Almost invariably, change in any business brings with it a new set of challenges, and that's certainly true of the new fee disclosure regulations scheduled to take effect in July. The flip side of change, however, is that it also creates golden opportunities-for those astute enough to spot them and agile enough to act on them. Opinions vary across the board about just what impact fee disclosure will have on the industry, but at least some advisors view it as a chance to burnish their image and make client welfare the primary goal.

The big winners will be fee-based advisors, predicts Rick Tonkinson, CFP, the president of Miami-based Tonkinson Financial, a practice focused on working people and their families. "The new fee-disclosure requirements are going to cast a bright light on the difference between product pushers and real independent advisors," he opines.

Part of the reason is because plan participants don't currently see how they are being charged. "There is a widespread perception among working people that the 401(k) is a free lunch, because they don't see fees itemized as deductions from their paychecks. I think this will be a wakeup call that will energize and motivate many of them to begin shopping around, maybe consider doing an in-service withdrawal that they roll over into an IRA, where they can get real objective advice and research."

Tonkinson, who's been proselytizing for greater transparency in fee disclosure for many years, manages more than $210 million, much of it in retirement funds from Florida Power & Light Co. employees. He points out that the average mutual fund fee is 1.6%, according to Morningstar, and that some financial services firms have been charging as much as 3.5% in fees on group annuities, (though most have ratcheted those fees down in anticipation of the disclosure regulations).

His firm charges a flat 1% management fee, with no additional cost to get in or out of funds. Tonkinson keeps a tight rein on overhead, spending just 15 cents on the dollar in an industry where the average break-even point is 40 cents. "I am hoping that small investors get upset when they realize what they have been paying in fees all along," he says. If that happens, he believes, firms like his stand to benefit from a big increase in new business.

Tonkinson's argument makes a lot of sense, and the success he's had with his practice demonstrates the viability of the low-fee, highly transparent business model he's embraced for many years. But some industry participants see a range of other possibilities flowing from the new disclosure rules. "We applaud transparency, and we applaud low fees for value," says David Musto, the CEO of J.P. Morgan Retirement Plan Services LLC, "but I think the market is sort of missing the point-and the opportunity."

In the middle, large and mega-segments of the retirement plan market, the vast majority of sponsors are already being assisted by some kind of retirement advisor or consultant, Musto points out. The appetite for cost-effective programs is not a new phenomenon suddenly springing from fee disclosure or transparency.

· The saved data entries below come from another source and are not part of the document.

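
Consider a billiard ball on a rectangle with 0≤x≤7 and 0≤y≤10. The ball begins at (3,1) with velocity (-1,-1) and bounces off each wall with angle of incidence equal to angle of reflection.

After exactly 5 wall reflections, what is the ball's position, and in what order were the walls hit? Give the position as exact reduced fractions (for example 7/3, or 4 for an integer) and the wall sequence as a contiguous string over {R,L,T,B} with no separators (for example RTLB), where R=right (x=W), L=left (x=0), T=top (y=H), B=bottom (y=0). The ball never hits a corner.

Final position: (0,4)
Wall sequence: BLRTL

1. t=1 → B at (2,0); v=(-1,1)
2. t=2 → L at (0,2); v=(1,1)
3. t=7 → R at (7,9); v=(-1,1)
4. t=1 → T at (6,10); v=(-1,-1)
5. t=6 → L at (0,4); v=(1,-1)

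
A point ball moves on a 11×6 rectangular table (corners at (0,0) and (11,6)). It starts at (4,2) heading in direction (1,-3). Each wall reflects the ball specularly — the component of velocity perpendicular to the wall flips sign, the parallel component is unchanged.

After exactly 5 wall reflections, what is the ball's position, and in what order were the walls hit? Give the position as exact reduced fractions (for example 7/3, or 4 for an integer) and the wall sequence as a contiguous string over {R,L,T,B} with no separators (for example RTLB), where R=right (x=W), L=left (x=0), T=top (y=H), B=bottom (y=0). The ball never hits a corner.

Final position: (11,5)
Wall sequence: BTBTR

1. t=2/3 → B at (14/3,0); v=(1,3)
2. t=2 → T at (20/3,6); v=(1,-3)
3. t=2 → B at (26/3,0); v=(1,3)
4. t=2 → T at (32/3,6); v=(1,-3)
5. t=1/3 → R at (11,5); v=(-1,-3)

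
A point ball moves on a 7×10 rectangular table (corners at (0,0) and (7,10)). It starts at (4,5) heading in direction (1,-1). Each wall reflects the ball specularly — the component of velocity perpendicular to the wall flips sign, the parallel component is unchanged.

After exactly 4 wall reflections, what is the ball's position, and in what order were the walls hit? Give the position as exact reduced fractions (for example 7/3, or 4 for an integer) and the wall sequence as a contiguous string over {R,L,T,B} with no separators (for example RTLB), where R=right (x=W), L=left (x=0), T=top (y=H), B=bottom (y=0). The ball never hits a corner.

1. t=3 → R at (7,2); v=(-1,-1)
2. t=2 → B at (5,0); v=(-1,1)
3. t=5 → L at (0,5); v=(1,1)
4. t=5 → T at (5,10); v=(1,-1)

Final position: (5,10)
Wall sequence: RBLT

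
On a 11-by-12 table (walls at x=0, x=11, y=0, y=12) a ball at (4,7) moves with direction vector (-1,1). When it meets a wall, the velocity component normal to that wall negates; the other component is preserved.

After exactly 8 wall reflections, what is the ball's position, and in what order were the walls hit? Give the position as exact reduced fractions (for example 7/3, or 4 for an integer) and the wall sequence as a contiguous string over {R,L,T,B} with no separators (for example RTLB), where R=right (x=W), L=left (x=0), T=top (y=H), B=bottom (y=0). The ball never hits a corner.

1. t=4 → L at (0,11); v=(1,1)
2. t=1 → T at (1,12); v=(1,-1)
3. t=10 → R at (11,2); v=(-1,-1)
4. t=2 → B at (9,0); v=(-1,1)
5. t=9 → L at (0,9); v=(1,1)
6. t=3 → T at (3,12); v=(1,-1)
7. t=8 → R at (11,4); v=(-1,-1)
8. t=4 → B at (7,0); v=(-1,1)

Final position: (7,0)
Wall sequence: LTRBLTRB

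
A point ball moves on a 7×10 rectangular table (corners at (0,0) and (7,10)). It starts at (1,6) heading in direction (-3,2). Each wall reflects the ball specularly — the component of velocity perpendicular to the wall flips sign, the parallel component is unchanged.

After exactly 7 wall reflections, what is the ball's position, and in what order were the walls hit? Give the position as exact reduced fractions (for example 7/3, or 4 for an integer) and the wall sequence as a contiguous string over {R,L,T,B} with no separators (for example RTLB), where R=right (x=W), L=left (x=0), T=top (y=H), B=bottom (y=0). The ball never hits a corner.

Final position: (0,16/3)
Wall sequence: LTRLBRL

1. t=1/3 → L at (0,20/3); v=(3,2)
2. t=5/3 → T at (5,10); v=(3,-2)
3. t=2/3 → R at (7,26/3); v=(-3,-2)
4. t=7/3 → L at (0,4); v=(3,-2)
5. t=2 → B at (6,0); v=(3,2)
6. t=1/3 → R at (7,2/3); v=(-3,2)
7. t=7/3 → L at (0,16/3); v=(3,2)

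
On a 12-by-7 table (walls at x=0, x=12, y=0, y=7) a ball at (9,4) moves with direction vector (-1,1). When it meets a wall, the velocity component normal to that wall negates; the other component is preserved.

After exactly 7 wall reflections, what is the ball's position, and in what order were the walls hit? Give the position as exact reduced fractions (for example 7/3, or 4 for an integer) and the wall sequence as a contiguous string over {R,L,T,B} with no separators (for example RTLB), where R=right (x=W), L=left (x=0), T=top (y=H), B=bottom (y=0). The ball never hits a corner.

1. t=3 → T at (6,7); v=(-1,-1)
2. t=6 → L at (0,1); v=(1,-1)
3. t=1 → B at (1,0); v=(1,1)
4. t=7 → T at (8,7); v=(1,-1)
5. t=4 → R at (12,3); v=(-1,-1)
6. t=3 → B at (9,0); v=(-1,1)
7. t=7 → T at (2,7); v=(-1,-1)

Final position: (2,7)
Wall sequence: TLBTRBT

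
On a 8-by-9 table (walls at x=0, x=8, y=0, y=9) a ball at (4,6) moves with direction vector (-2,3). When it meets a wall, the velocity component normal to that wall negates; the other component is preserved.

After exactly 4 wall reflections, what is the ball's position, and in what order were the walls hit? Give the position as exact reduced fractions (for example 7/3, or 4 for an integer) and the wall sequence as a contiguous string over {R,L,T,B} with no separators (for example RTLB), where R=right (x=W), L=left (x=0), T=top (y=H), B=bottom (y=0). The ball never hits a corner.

Final position: (8,6)
Wall sequence: TLBR

1. t=1 → T at (2,9); v=(-2,-3)
2. t=1 → L at (0,6); v=(2,-3)
3. t=2 → B at (4,0); v=(2,3)
4. t=2 → R at (8,6); v=(-2,3)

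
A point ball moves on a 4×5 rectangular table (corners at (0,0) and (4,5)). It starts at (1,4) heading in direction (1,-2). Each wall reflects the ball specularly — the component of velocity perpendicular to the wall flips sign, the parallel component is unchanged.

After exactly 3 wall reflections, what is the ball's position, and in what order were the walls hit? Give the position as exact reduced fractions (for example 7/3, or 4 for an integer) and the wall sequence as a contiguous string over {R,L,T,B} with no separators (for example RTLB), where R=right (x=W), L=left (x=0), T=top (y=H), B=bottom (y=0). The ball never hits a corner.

1. t=2 → B at (3,0); v=(1,2)
2. t=1 → R at (4,2); v=(-1,2)
3. t=3/2 → T at (5/2,5); v=(-1,-2)

Final position: (5/2,5)
Wall sequence: BRT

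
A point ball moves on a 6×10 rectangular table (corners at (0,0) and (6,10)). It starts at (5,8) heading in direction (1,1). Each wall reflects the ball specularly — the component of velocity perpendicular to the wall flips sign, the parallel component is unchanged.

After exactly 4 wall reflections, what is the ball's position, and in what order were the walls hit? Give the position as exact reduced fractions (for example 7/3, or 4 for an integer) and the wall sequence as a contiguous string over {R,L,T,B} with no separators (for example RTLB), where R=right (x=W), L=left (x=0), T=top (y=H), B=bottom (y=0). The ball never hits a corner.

Final position: (5,0)
Wall sequence: RTLB

1. t=1 → R at (6,9); v=(-1,1)
2. t=1 → T at (5,10); v=(-1,-1)
3. t=5 → L at (0,5); v=(1,-1)
4. t=5 → B at (5,0); v=(1,1)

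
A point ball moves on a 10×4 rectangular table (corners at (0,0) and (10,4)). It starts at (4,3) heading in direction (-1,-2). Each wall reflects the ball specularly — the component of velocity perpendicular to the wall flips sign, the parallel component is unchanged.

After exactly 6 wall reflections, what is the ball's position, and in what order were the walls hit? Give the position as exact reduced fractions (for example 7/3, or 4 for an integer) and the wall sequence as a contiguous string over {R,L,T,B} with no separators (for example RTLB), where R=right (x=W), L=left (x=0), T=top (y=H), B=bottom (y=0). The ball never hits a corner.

Final position: (11/2,0)
Wall sequence: BTLBTB

1. t=3/2 → B at (5/2,0); v=(-1,2)
2. t=2 → T at (1/2,4); v=(-1,-2)
3. t=1/2 → L at (0,3); v=(1,-2)
4. t=3/2 → B at (3/2,0); v=(1,2)
5. t=2 → T at (7/2,4); v=(1,-2)
6. t=2 → B at (11/2,0); v=(1,2)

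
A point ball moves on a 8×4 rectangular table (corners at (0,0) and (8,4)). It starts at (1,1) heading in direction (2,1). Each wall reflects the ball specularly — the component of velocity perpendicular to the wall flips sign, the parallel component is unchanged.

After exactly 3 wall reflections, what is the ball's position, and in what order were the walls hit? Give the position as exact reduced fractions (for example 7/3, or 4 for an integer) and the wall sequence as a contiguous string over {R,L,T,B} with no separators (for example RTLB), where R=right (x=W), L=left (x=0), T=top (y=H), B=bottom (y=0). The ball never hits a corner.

1. t=3 → T at (7,4); v=(2,-1)
2. t=1/2 → R at (8,7/2); v=(-2,-1)
3. t=7/2 → B at (1,0); v=(-2,1)

Final position: (1,0)
Wall sequence: TRB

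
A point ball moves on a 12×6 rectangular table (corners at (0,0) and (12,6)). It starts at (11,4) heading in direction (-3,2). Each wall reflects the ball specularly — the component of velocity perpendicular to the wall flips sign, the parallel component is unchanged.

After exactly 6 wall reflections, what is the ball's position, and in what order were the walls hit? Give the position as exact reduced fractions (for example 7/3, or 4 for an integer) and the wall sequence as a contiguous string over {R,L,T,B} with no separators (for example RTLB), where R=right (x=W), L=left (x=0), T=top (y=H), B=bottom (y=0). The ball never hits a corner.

1. t=1 → T at (8,6); v=(-3,-2)
2. t=8/3 → L at (0,2/3); v=(3,-2)
3. t=1/3 → B at (1,0); v=(3,2)
4. t=3 → T at (10,6); v=(3,-2)
5. t=2/3 → R at (12,14/3); v=(-3,-2)
6. t=7/3 → B at (5,0); v=(-3,2)

Final position: (5,0)
Wall sequence: TLBTRB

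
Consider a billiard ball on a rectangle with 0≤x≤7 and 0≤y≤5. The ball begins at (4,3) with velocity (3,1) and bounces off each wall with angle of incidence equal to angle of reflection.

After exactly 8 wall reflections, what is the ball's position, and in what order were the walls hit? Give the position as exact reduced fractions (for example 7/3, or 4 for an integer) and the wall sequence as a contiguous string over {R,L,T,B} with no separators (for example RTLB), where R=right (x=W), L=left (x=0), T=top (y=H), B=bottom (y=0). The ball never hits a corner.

1. t=1 → R at (7,4); v=(-3,1)
2. t=1 → T at (4,5); v=(-3,-1)
3. t=4/3 → L at (0,11/3); v=(3,-1)
4. t=7/3 → R at (7,4/3); v=(-3,-1)
5. t=4/3 → B at (3,0); v=(-3,1)
6. t=1 → L at (0,1); v=(3,1)
7. t=7/3 → R at (7,10/3); v=(-3,1)
8. t=5/3 → T at (2,5); v=(-3,-1)

Final position: (2,5)
Wall sequence: RTLRBLRT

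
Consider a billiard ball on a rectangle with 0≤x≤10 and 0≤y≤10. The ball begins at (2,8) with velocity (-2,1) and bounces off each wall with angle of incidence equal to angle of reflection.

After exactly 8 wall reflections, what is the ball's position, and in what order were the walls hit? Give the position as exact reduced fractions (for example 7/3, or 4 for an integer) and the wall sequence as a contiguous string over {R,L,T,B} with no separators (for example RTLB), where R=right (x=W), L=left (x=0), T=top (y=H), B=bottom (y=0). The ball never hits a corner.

1. t=1 → L at (0,9); v=(2,1)
2. t=1 → T at (2,10); v=(2,-1)
3. t=4 → R at (10,6); v=(-2,-1)
4. t=5 → L at (0,1); v=(2,-1)
5. t=1 → B at (2,0); v=(2,1)
6. t=4 → R at (10,4); v=(-2,1)
7. t=5 → L at (0,9); v=(2,1)
8. t=1 → T at (2,10); v=(2,-1)

Final position: (2,10)
Wall sequence: LTRLBRLT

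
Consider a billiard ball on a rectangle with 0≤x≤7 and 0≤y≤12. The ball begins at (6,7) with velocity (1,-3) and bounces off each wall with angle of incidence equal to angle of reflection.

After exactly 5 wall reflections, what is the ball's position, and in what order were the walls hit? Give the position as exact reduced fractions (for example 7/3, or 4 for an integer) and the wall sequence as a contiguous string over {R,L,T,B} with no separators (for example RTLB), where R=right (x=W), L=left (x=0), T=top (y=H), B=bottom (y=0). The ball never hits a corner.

1. t=1 → R at (7,4); v=(-1,-3)
2. t=4/3 → B at (17/3,0); v=(-1,3)
3. t=4 → T at (5/3,12); v=(-1,-3)
4. t=5/3 → L at (0,7); v=(1,-3)
5. t=7/3 → B at (7/3,0); v=(1,3)

Final position: (7/3,0)
Wall sequence: RBTLB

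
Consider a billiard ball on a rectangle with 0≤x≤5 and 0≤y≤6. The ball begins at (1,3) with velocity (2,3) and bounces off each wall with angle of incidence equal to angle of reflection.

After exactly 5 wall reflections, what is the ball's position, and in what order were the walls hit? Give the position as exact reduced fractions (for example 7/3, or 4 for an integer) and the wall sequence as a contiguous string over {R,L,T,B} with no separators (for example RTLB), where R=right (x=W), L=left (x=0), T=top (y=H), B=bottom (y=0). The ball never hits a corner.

Final position: (1,6)
Wall sequence: TRBLT

1. t=1 → T at (3,6); v=(2,-3)
2. t=1 → R at (5,3); v=(-2,-3)
3. t=1 → B at (3,0); v=(-2,3)
4. t=3/2 → L at (0,9/2); v=(2,3)
5. t=1/2 → T at (1,6); v=(2,-3)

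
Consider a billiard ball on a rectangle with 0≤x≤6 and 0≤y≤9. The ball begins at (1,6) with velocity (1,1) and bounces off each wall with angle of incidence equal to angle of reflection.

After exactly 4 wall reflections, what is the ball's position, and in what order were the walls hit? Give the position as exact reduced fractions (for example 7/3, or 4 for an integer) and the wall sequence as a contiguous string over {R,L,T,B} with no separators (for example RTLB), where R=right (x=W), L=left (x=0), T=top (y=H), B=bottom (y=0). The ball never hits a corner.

Final position: (1,0)
Wall sequence: TRLB

1. t=3 → T at (4,9); v=(1,-1)
2. t=2 → R at (6,7); v=(-1,-1)
3. t=6 → L at (0,1); v=(1,-1)
4. t=1 → B at (1,0); v=(1,1)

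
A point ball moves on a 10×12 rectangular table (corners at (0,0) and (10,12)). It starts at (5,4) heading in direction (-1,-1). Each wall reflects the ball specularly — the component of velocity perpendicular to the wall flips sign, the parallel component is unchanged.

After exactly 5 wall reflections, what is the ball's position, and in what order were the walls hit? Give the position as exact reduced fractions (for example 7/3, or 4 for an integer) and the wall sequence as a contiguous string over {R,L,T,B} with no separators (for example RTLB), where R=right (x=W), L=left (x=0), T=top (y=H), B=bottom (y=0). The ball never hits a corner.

1. t=4 → B at (1,0); v=(-1,1)
2. t=1 → L at (0,1); v=(1,1)
3. t=10 → R at (10,11); v=(-1,1)
4. t=1 → T at (9,12); v=(-1,-1)
5. t=9 → L at (0,3); v=(1,-1)

Final position: (0,3)
Wall sequence: BLRTL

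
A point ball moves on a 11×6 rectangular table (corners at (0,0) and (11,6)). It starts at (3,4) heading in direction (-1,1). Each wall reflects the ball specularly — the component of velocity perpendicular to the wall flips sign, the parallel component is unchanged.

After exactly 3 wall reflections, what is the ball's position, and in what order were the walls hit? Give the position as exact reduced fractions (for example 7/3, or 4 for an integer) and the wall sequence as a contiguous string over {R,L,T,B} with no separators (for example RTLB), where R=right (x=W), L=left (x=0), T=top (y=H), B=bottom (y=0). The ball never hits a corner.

Final position: (5,0)
Wall sequence: TLB

1. t=2 → T at (1,6); v=(-1,-1)
2. t=1 → L at (0,5); v=(1,-1)
3. t=5 → B at (5,0); v=(1,1)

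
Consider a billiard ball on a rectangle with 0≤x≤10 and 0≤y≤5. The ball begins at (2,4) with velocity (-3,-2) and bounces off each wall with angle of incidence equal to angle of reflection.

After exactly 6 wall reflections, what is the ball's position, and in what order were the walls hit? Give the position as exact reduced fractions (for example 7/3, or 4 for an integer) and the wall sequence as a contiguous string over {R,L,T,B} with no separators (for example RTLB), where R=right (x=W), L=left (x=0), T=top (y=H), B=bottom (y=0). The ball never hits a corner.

1. t=2/3 → L at (0,8/3); v=(3,-2)
2. t=4/3 → B at (4,0); v=(3,2)
3. t=2 → R at (10,4); v=(-3,2)
4. t=1/2 → T at (17/2,5); v=(-3,-2)
5. t=5/2 → B at (1,0); v=(-3,2)
6. t=1/3 → L at (0,2/3); v=(3,2)

Final position: (0,2/3)
Wall sequence: LBRTBL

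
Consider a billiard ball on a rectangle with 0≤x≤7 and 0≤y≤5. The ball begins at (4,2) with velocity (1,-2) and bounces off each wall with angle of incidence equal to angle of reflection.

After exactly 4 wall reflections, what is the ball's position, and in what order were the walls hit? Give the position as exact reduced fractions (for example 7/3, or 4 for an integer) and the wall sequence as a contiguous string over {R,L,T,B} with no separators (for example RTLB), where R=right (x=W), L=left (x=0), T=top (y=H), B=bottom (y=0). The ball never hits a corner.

1. t=1 → B at (5,0); v=(1,2)
2. t=2 → R at (7,4); v=(-1,2)
3. t=1/2 → T at (13/2,5); v=(-1,-2)
4. t=5/2 → B at (4,0); v=(-1,2)

Final position: (4,0)
Wall sequence: BRTB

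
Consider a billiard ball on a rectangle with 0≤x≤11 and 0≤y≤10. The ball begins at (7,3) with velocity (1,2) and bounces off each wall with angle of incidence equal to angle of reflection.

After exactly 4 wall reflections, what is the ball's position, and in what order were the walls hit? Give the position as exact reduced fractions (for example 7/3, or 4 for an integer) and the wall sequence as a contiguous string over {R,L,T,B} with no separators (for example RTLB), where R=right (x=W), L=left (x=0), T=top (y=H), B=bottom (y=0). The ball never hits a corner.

Final position: (3/2,10)
Wall sequence: TRBT

1. t=7/2 → T at (21/2,10); v=(1,-2)
2. t=1/2 → R at (11,9); v=(-1,-2)
3. t=9/2 → B at (13/2,0); v=(-1,2)
4. t=5 → T at (3/2,10); v=(-1,-2)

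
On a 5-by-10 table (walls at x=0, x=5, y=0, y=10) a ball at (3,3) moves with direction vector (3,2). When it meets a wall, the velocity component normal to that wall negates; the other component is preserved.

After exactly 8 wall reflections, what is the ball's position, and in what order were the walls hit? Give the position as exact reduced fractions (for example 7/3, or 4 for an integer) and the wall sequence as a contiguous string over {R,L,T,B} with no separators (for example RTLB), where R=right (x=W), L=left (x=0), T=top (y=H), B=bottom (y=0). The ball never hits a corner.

Final position: (0,1)
Wall sequence: RLTRLRBL

1. t=2/3 → R at (5,13/3); v=(-3,2)
2. t=5/3 → L at (0,23/3); v=(3,2)
3. t=7/6 → T at (7/2,10); v=(3,-2)
4. t=1/2 → R at (5,9); v=(-3,-2)
5. t=5/3 → L at (0,17/3); v=(3,-2)
6. t=5/3 → R at (5,7/3); v=(-3,-2)
7. t=7/6 → B at (3/2,0); v=(-3,2)
8. t=1/2 → L at (0,1); v=(3,2)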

"This process has been under way in our marketplace for the better part of a decade," he says. "I think where folks missed the point-and the opportunity-is that it's not just about fees. When you think about the diversity of plan design and the different types of customized communications and investment alternatives being used across programs, it's not as simple as just looking at fees and comparing them to some industry average."

Instead, Musto proposes, advisors can get ahead by educating plan sponsors and helping them design benchmarking processes that compare apples to apples. When comparing against averages, inevitably, some plans are going to stand out as being "crazy expensive," he notes, but those plans often have a more complicated design that does more things for participants and perhaps facilitates better results. "I would view that as a good thing, not a bad thing," he says. "I think the best retirement advisors get it, but I think others are missing the boat here."

He argues that there are areas in the new rules where the best advisors are really positioned both to help clients and be successful themselves. One is benchmarking their fees and value against plans of similar design.